Here's How You Can Tell Congress To Take Gun Laws Seriously After The Florida Shooting

by Morgan Brinlee
Alex Wong/Getty Images News/Getty Images

Seventeen people were killed Wednesday in what gun control advocacy groups say is the 18th school shooting so far this year. At least 65 school shootings were reported in 2017, and as the years go by, gun violence can begin to feel a bit too commonplace. And yet with each new mass shooting, too many lawmakers and politicians to count respond with thoughts and prayers, while no one succeeds in taking legislative action. For those of you looking to advocate for gun control, here's how to contact Congress and say that enough is enough.

"As our legislators and leaders, they shouldn't be offering prayers and words, because those mean nothing," Lyliah Skinner, a student at Marjory Stoneman Douglas High School in Parkland, Florida, told CNN in reference to politicians' condolences after the violence. "We need action, because action is going to change what's happening."

A great first step for anyone looking to begin advocating for gun control, or any other cause, is to educate yourself. Take an hour, or better yet a day, to read up on a few facts about gun violence as well as some answers to frequently asked questions about the issue. It's never a bad idea to be well-informed about such a sensitive subject.

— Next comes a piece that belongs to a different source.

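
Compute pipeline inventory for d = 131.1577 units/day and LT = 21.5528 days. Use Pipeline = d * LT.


Pipeline = 131.1577 * 21.5528 = 2826.8157

2826.8157 units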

When you feel you're ready to discuss gun control with your representatives in Congress, start by locating their contact information. You can locate your senators' contact information using the Senate directory here. Use your zip code to find out who your representative is on this site, then locate that lawmaker's contact information via this directory.

While there's more than one way to contact your representative, Emily Ellsworth, a former staffer for Utah Reps. Jason Chaffetz and Chris Stewart, has noted that certain methods of communication are better than others when it comes to getting lawmakers' attention. Ellsworth cautions against relying on social media, email, or snail mail to make your voice heard. According to Ellsworth, emails and letters arrive by the hundreds in congressional offices and are often sorted and responded to with topic-centered form letters. Twitter mentions may go unread altogether, she adds.

However, picking up the phone and dialing your representative's district office (that's the office or offices they run in your state, as opposed to the office they keep in Washington, D.C.) is reportedly one of the best ways to ensure that your concerns and opinions are heard by a staffer for your representatives.

If you think you'll be at a loss for what to say once you get somebody on the phone, there are resources available to you. Consider looking to gun control advocacy groups like Giffords and Everytown for Gun Safety, which offer sample scripts for talking to lawmakers about gun control. For example, Americans for Responsible Solutions provides the following script for people who want to urge Congress to vote "no" on the Concealed Carry Reciprocity Act:

Hi, my name is [Your Name] and I’m a constituent of [Representative Name] calling from [Your City/Town]. I’m calling about the gun lobby’s attempts to push its dangerous agenda through Congress. This includes the Concealed Carry Reciprocity Act, a bill that would severely threaten public safety and put law enforcement at risk. In light of the recent mass shootings, we need [Representative Name] to find the courage to stand up to the gun lobby and do something to make our communities safer from gun violence.

Or, consider drawing inspiration from what Marjory Stoneman Douglas High School senior David Hogg. Hogg told CNN how urgent he felt the need for legislative action on gun control was after witnessing the carnage at his school. "Some of our policymakers need to look in the mirror and take some action because ideas are great but without action, ideas stay ideas and children die," Hogg said.

If you don't have a lot of time to spare, that's OK, too. You can use Resistbot to help you get your message to Congress in under two minutes. The service doesn't require an app, nor downloads of any kind. Simply text "RESIST" to Resistbot via Telegram, Messenger, or to 50409 on SMS (your carrier's standard messaging and data rates may apply) to get started. Resistbot will determine who your congressional representatives are, then ask you what you'd like to tell them. Text your message back, and Resistbot takes care of the rest.

Calling a member of Congress can be intimidating, but it can be an important and effective way of having your voice heard in government. And it's not as difficult or time consuming as you might think — so do a bit of research, jot down a few notes, take a deep breath, and pick up the phone.